Die Schnellen und die Toten

Eine Besonderheit des vierten Teils sind die Quick-Time-Events: Unvorhergesehen kann es passieren, dass ihr blitzschnell eine Tastenkombination drücken müsst, damit Leon zum Beispiel nicht von einer Felskugel zu Brei zermalmt wird. Für die Wii-Umsetzung wird wieder die Fernbedienung benutzt. Bei besagter Sequenz müsst ihr schnell mit der Wiimote hin- und herwackeln, um dem rollenden Grab zu entkommen. Anschließend noch schnell einmal auf die »A«-Taste gehämmert, schon schmeißt sich unser Recke ins rettende Gras. Diese Aktionen runden das gelungene Steuerungskonzept ab.

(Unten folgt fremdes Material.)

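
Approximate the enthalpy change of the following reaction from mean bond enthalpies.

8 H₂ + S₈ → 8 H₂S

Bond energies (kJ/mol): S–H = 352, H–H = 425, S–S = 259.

ΔH ≈ −160 kJ

Bonds broken (reactants):
  H–H: 8 × 425 = 3400
  S–S: 8 × 259 = 2072
  Σ(broken) = 5472 kJ
Bonds formed (products):
  S–H: 16 × 352 = 5632
  Σ(formed) = 5632 kJ
ΔH = Σ(broken) − Σ(formed) = 5472 − 5632 = −160 kJ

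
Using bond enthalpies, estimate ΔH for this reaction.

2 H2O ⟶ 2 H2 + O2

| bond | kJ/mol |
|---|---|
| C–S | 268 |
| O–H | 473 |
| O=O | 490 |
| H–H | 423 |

ΔH ≈ +556 kJ

Bonds broken (reactants):
  O–H: 4 × 473 = 1892
  Σ(broken) = 1892 kJ
Bonds formed (products):
  H–H: 2 × 423 = 846
  O=O: 1 × 490 = 490
  Σ(formed) = 1336 kJ
ΔH = Σ(broken) − Σ(formed) = 1892 − 1336 = +556 kJ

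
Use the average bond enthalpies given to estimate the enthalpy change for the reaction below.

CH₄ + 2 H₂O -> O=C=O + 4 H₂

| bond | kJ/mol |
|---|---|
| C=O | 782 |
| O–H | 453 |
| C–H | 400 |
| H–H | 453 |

ΔH ≈ +36 kJ

Bonds broken (reactants):
  C–H: 4 × 400 = 1600
  O–H: 4 × 453 = 1812
  Σ(broken) = 3412 kJ
Bonds formed (products):
  C=O: 2 × 782 = 1564
  H–H: 4 × 453 = 1812
  Σ(formed) = 3376 kJ
ΔH = Σ(broken) − Σ(formed) = 3412 − 3376 = +36 kJ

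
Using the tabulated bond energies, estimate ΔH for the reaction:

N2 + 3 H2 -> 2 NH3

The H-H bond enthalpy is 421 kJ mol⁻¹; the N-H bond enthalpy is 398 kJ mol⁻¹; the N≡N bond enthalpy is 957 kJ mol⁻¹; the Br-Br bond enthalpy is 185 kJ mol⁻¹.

Bonds broken (reactants):
  H-H: 3 × 421 = 1263
  N≡N: 1 × 957 = 957
  Σ(broken) = 2220 kJ
Bonds formed (products):
  N-H: 6 × 398 = 2388
  Σ(formed) = 2388 kJ
ΔH = Σ(broken) − Σ(formed) = 2220 − 2388 = −168 kJ

ΔH ≈ −168 kJ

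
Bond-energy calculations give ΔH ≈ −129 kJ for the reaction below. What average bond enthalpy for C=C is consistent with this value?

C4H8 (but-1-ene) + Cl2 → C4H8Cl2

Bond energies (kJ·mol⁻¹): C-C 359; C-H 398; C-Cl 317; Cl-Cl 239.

D(C=C) ≈ 625 kJ/mol

Let D be the C=C bond energy.
Σ(broken) = 2×359 + 8×398 + 1×D + 1×239 = 4141 + D
Σ(formed) = 3×359 + 2×317 + 8×398 = 4895
ΔH = Σ(broken) − Σ(formed) = (4141 + D) − (4895) = −754 + D
Setting this equal to −129 kJ gives D = 625 kJ/mol.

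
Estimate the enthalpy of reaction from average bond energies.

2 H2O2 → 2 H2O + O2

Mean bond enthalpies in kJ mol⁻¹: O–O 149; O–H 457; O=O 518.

Bonds broken (reactants):
  O–H: 4 × 457 = 1828
  O–O: 2 × 149 = 298
  Σ(broken) = 2126 kJ
Bonds formed (products):
  O–H: 4 × 457 = 1828
  O=O: 1 × 518 = 518
  Σ(formed) = 2346 kJ
ΔH = Σ(broken) − Σ(formed) = 2126 − 2346 = −220 kJ

ΔH ≈ −220 kJ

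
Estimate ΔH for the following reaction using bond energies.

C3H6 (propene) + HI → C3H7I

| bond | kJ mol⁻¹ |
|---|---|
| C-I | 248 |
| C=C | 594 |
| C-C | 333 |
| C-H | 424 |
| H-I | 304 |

Bonds broken (reactants):
  C-C: 1 × 333 = 333
  C-H: 6 × 424 = 2544
  C=C: 1 × 594 = 594
  H-I: 1 × 304 = 304
  Σ(broken) = 3775 kJ
Bonds formed (products):
  C-C: 2 × 333 = 666
  C-H: 7 × 424 = 2968
  C-I: 1 × 248 = 248
  Σ(formed) = 3882 kJ
ΔH = Σ(broken) − Σ(formed) = 3775 − 3882 = −107 kJ

ΔH ≈ −107 kJ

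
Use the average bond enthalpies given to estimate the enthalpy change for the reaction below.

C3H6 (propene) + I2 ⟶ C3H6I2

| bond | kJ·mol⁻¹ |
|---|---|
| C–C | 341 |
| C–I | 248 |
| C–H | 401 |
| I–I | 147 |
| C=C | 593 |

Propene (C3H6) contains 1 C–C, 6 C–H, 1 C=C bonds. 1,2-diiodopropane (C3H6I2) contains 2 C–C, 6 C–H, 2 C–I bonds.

Bonds broken (reactants):
  C–C: 1 × 341 = 341
  C–H: 6 × 401 = 2406
  C=C: 1 × 593 = 593
  I–I: 1 × 147 = 147
  Σ(broken) = 3487 kJ
Bonds formed (products):
  C–C: 2 × 341 = 682
  C–H: 6 × 401 = 2406
  C–I: 2 × 248 = 496
  Σ(formed) = 3584 kJ
ΔH = Σ(broken) − Σ(formed) = 3487 − 3584 = −97 kJ

ΔH ≈ −97 kJ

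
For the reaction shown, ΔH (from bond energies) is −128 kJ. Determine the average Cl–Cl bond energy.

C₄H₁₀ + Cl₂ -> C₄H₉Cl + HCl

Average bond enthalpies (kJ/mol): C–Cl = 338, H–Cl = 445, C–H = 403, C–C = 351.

D(Cl–Cl) ≈ 252 kJ/mol

Let D be the Cl–Cl bond energy.
Σ(broken) = 3×351 + 10×403 + 1×D = 5083 + D
Σ(formed) = 3×351 + 1×338 + 9×403 + 1×445 = 5463
ΔH = Σ(broken) − Σ(formed) = (5083 + D) − (5463) = −380 + D
Setting this equal to −128 kJ gives D = 252 kJ/mol.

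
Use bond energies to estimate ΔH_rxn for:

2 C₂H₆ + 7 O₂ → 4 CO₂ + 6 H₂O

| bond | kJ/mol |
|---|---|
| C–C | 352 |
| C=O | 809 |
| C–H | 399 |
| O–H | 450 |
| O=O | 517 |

ΔH ≈ −2761 kJ

Bonds broken (reactants):
  C–C: 2 × 352 = 704
  C–H: 12 × 399 = 4788
  O=O: 7 × 517 = 3619
  Σ(broken) = 9111 kJ
Bonds formed (products):
  C=O: 8 × 809 = 6472
  O–H: 12 × 450 = 5400
  Σ(formed) = 11872 kJ
ΔH = Σ(broken) − Σ(formed) = 9111 − 11872 = −2761 kJ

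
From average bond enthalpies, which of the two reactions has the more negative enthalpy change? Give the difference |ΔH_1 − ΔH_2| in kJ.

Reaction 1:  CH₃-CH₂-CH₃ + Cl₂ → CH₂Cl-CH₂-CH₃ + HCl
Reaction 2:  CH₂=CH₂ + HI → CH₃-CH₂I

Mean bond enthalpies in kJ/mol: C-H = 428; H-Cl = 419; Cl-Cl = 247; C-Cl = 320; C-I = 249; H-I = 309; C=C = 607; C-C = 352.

Reaction 2, by 49 kJ

Reaction 1:
  Bonds broken (reactants):
    C-C: 2 × 352 = 704
    C-H: 8 × 428 = 3424
    Cl-Cl: 1 × 247 = 247
    Σ(broken) = 4375 kJ
  Bonds formed (products):
    C-C: 2 × 352 = 704
    C-Cl: 1 × 320 = 320
    C-H: 7 × 428 = 2996
    H-Cl: 1 × 419 = 419
    Σ(formed) = 4439 kJ
  ΔH_1 = 4375 − 4439 = −64 kJ
Reaction 2:
  Bonds broken (reactants):
    C-H: 4 × 428 = 1712
    C=C: 1 × 607 = 607
    H-I: 1 × 309 = 309
    Σ(broken) = 2628 kJ
  Bonds formed (products):
    C-C: 1 × 352 = 352
    C-H: 5 × 428 = 2140
    C-I: 1 × 249 = 249
    Σ(formed) = 2741 kJ
  ΔH_2 = 2628 − 2741 = −113 kJ
ΔH_1 − ΔH_2 = +49 kJ, so reaction 2 has the more negative ΔH; |ΔH_1 − ΔH_2| = 49 kJ.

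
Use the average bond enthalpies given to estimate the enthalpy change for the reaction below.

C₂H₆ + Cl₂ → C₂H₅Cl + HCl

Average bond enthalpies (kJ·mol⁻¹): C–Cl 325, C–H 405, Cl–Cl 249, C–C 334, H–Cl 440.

Bonds broken (reactants):
  C–C: 1 × 334 = 334
  C–H: 6 × 405 = 2430
  Cl–Cl: 1 × 249 = 249
  Σ(broken) = 3013 kJ
Bonds formed (products):
  C–C: 1 × 334 = 334
  C–Cl: 1 × 325 = 325
  C–H: 5 × 405 = 2025
  H–Cl: 1 × 440 = 440
  Σ(formed) = 3124 kJ
ΔH = Σ(broken) − Σ(formed) = 3013 − 3124 = −111 kJ

ΔH ≈ −111 kJ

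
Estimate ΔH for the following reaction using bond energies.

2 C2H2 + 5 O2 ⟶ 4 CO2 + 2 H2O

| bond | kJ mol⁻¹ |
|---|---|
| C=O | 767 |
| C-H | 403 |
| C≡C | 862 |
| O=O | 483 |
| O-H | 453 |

ΔH ≈ −2197 kJ

Bonds broken (reactants):
  C≡C: 2 × 862 = 1724
  C-H: 4 × 403 = 1612
  O=O: 5 × 483 = 2415
  Σ(broken) = 5751 kJ
Bonds formed (products):
  C=O: 8 × 767 = 6136
  O-H: 4 × 453 = 1812
  Σ(formed) = 7948 kJ
ΔH = Σ(broken) − Σ(formed) = 5751 − 7948 = −2197 kJ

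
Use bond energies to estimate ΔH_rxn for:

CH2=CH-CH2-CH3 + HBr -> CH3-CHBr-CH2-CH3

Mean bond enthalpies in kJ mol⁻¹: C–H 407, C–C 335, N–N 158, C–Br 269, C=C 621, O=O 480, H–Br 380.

ΔH ≈ −10 kJ

Bonds broken (reactants):
  C–C: 2 × 335 = 670
  C–H: 8 × 407 = 3256
  C=C: 1 × 621 = 621
  H–Br: 1 × 380 = 380
  Σ(broken) = 4927 kJ
Bonds formed (products):
  C–Br: 1 × 269 = 269
  C–C: 3 × 335 = 1005
  C–H: 9 × 407 = 3663
  Σ(formed) = 4937 kJ
ΔH = Σ(broken) − Σ(formed) = 4927 − 4937 = −10 kJ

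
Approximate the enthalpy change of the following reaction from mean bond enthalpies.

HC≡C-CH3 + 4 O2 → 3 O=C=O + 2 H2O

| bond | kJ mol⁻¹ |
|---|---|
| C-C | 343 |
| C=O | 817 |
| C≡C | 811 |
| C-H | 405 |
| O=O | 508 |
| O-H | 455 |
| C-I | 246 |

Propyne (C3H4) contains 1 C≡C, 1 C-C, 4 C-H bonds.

ΔH ≈ −1916 kJ

Bonds broken (reactants):
  C≡C: 1 × 811 = 811
  C-C: 1 × 343 = 343
  C-H: 4 × 405 = 1620
  O=O: 4 × 508 = 2032
  Σ(broken) = 4806 kJ
Bonds formed (products):
  C=O: 6 × 817 = 4902
  O-H: 4 × 455 = 1820
  Σ(formed) = 6722 kJ
ΔH = Σ(broken) − Σ(formed) = 4806 − 6722 = −1916 kJ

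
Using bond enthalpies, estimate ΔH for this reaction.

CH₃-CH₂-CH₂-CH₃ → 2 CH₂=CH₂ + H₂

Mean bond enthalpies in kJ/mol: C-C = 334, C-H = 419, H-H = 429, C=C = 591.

Bonds broken (reactants):
  C-C: 3 × 334 = 1002
  C-H: 10 × 419 = 4190
  Σ(broken) = 5192 kJ
Bonds formed (products):
  C-H: 8 × 419 = 3352
  C=C: 2 × 591 = 1182
  H-H: 1 × 429 = 429
  Σ(formed) = 4963 kJ
ΔH = Σ(broken) − Σ(formed) = 5192 − 4963 = +229 kJ

ΔH ≈ +229 kJ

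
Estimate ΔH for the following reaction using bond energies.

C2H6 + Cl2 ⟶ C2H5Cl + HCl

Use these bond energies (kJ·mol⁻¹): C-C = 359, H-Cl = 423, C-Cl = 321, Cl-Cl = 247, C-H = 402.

ΔH ≈ −95 kJ

Bonds broken (reactants):
  C-C: 1 × 359 = 359
  C-H: 6 × 402 = 2412
  Cl-Cl: 1 × 247 = 247
  Σ(broken) = 3018 kJ
Bonds formed (products):
  C-C: 1 × 359 = 359
  C-Cl: 1 × 321 = 321
  C-H: 5 × 402 = 2010
  H-Cl: 1 × 423 = 423
  Σ(formed) = 3113 kJ
ΔH = Σ(broken) − Σ(formed) = 3018 − 3113 = −95 kJ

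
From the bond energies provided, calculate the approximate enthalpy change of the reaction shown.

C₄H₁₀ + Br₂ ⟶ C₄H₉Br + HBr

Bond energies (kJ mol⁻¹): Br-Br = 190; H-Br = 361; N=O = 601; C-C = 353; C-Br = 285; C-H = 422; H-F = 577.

ΔH ≈ −34 kJ

Bonds broken (reactants):
  Br-Br: 1 × 190 = 190
  C-C: 3 × 353 = 1059
  C-H: 10 × 422 = 4220
  Σ(broken) = 5469 kJ
Bonds formed (products):
  C-Br: 1 × 285 = 285
  C-C: 3 × 353 = 1059
  C-H: 9 × 422 = 3798
  H-Br: 1 × 361 = 361
  Σ(formed) = 5503 kJ
ΔH = Σ(broken) − Σ(formed) = 5469 − 5503 = −34 kJ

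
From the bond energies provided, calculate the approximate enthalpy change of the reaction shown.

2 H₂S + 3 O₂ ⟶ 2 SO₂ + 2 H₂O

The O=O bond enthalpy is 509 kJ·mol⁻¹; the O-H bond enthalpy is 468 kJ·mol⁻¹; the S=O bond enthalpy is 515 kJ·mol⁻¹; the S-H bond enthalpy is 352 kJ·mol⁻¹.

ΔH ≈ −997 kJ

Bonds broken (reactants):
  O=O: 3 × 509 = 1527
  S-H: 4 × 352 = 1408
  Σ(broken) = 2935 kJ
Bonds formed (products):
  O-H: 4 × 468 = 1872
  S=O: 4 × 515 = 2060
  Σ(formed) = 3932 kJ
ΔH = Σ(broken) − Σ(formed) = 2935 − 3932 = −997 kJ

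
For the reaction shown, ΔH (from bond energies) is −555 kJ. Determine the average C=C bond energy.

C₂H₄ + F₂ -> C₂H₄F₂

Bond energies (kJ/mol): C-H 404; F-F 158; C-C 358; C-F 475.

Let D be the C=C bond energy.
Σ(broken) = 4×404 + 1×D + 1×158 = 1774 + D
Σ(formed) = 1×358 + 2×475 + 4×404 = 2924
ΔH = Σ(broken) − Σ(formed) = (1774 + D) − (2924) = −1150 + D
Setting this equal to −555 kJ gives D = 595 kJ/mol.

D(C=C) ≈ 595 kJ/mol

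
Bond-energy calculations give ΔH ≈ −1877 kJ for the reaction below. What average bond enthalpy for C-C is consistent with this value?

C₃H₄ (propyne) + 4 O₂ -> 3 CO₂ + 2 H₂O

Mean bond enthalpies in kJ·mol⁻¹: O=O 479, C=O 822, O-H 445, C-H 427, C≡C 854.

Let D be the C-C bond energy.
Σ(broken) = 1×854 + 1×D + 4×427 + 4×479 = 4478 + D
Σ(formed) = 6×822 + 4×445 = 6712
ΔH = Σ(broken) − Σ(formed) = (4478 + D) − (6712) = −2234 + D
Setting this equal to −1877 kJ gives D = 357 kJ/mol.

D(C-C) ≈ 357 kJ/mol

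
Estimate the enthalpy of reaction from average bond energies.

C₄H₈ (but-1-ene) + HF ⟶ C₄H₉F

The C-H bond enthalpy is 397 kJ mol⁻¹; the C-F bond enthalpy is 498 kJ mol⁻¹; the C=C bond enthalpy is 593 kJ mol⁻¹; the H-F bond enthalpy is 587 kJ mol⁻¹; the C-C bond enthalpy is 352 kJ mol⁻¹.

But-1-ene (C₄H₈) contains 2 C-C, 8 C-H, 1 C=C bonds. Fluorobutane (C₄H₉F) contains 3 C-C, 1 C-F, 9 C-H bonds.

ΔH ≈ −67 kJ

Bonds broken (reactants):
  C-C: 2 × 352 = 704
  C-H: 8 × 397 = 3176
  C=C: 1 × 593 = 593
  H-F: 1 × 587 = 587
  Σ(broken) = 5060 kJ
Bonds formed (products):
  C-C: 3 × 352 = 1056
  C-F: 1 × 498 = 498
  C-H: 9 × 397 = 3573
  Σ(formed) = 5127 kJ
ΔH = Σ(broken) − Σ(formed) = 5060 − 5127 = −67 kJ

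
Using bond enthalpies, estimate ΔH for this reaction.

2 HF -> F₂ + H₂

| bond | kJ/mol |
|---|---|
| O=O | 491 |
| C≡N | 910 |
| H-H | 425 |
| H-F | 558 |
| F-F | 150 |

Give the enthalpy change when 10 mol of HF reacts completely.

ΔH = +2705 kJ

Bonds broken (reactants):
  H-F: 2 × 558 = 1116
  Σ(broken) = 1116 kJ
Bonds formed (products):
  F-F: 1 × 150 = 150
  H-H: 1 × 425 = 425
  Σ(formed) = 575 kJ
ΔH = Σ(broken) − Σ(formed) = 1116 − 575 = +541 kJ
For 5× the reaction as written: 5 × (+541) = +2705 kJ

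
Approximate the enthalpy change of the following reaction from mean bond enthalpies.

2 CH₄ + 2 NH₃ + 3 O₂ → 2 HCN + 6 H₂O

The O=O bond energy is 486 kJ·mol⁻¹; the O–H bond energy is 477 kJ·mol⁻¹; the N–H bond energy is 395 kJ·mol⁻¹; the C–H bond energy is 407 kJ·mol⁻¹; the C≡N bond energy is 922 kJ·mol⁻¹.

Bonds broken (reactants):
  C–H: 8 × 407 = 3256
  N–H: 6 × 395 = 2370
  O=O: 3 × 486 = 1458
  Σ(broken) = 7084 kJ
Bonds formed (products):
  C≡N: 2 × 922 = 1844
  C–H: 2 × 407 = 814
  O–H: 12 × 477 = 5724
  Σ(formed) = 8382 kJ
ΔH = Σ(broken) − Σ(formed) = 7084 − 8382 = −1298 kJ

ΔH ≈ −1298 kJ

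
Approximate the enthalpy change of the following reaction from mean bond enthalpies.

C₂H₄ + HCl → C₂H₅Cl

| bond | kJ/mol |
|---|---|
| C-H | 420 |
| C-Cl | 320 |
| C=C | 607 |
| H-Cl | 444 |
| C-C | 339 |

ΔH ≈ −28 kJ

Bonds broken (reactants):
  C-H: 4 × 420 = 1680
  C=C: 1 × 607 = 607
  H-Cl: 1 × 444 = 444
  Σ(broken) = 2731 kJ
Bonds formed (products):
  C-C: 1 × 339 = 339
  C-Cl: 1 × 320 = 320
  C-H: 5 × 420 = 2100
  Σ(formed) = 2759 kJ
ΔH = Σ(broken) − Σ(formed) = 2731 − 2759 = −28 kJ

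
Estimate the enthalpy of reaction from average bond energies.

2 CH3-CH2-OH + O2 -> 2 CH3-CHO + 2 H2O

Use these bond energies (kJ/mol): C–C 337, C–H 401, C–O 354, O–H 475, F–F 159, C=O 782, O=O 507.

ΔH ≈ −497 kJ

Bonds broken (reactants):
  C–C: 2 × 337 = 674
  C–H: 10 × 401 = 4010
  C–O: 2 × 354 = 708
  O–H: 2 × 475 = 950
  O=O: 1 × 507 = 507
  Σ(broken) = 6849 kJ
Bonds formed (products):
  C–C: 2 × 337 = 674
  C–H: 8 × 401 = 3208
  C=O: 2 × 782 = 1564
  O–H: 4 × 475 = 1900
  Σ(formed) = 7346 kJ
ΔH = Σ(broken) − Σ(formed) = 6849 − 7346 = −497 kJ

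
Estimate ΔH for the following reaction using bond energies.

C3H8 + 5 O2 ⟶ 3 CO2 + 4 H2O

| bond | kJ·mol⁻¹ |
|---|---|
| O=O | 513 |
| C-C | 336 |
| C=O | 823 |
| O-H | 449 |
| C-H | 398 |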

Wir fassen zusammen: Das neue Zielen funktioniert prächtig und ist sogar noch präziser als auf der PS2. Die Trennung zwischen Nunchuck und Wiimote verpasst dem Spiel intuitiven Feinschliff, während die Quick-Time-Events noch mehr Körpereinsatz und somit auch Konzentration verlangen. Schöner hätte Capcom die Umsetzung gar nicht machen können. Einzig der Messereinsatz kann Schwierigkeiten verursachen – besonders nervöse Naturen können die Anzahl der Angriffe schwer timen. Ein richtiger Nachteil entsteht dadurch aber nicht.
Natürlich wird auch der Lautsprecher unterstützt – aus der kleinen Box hört ihr nun, wie unter anderem Munition nachgeladen wird: super!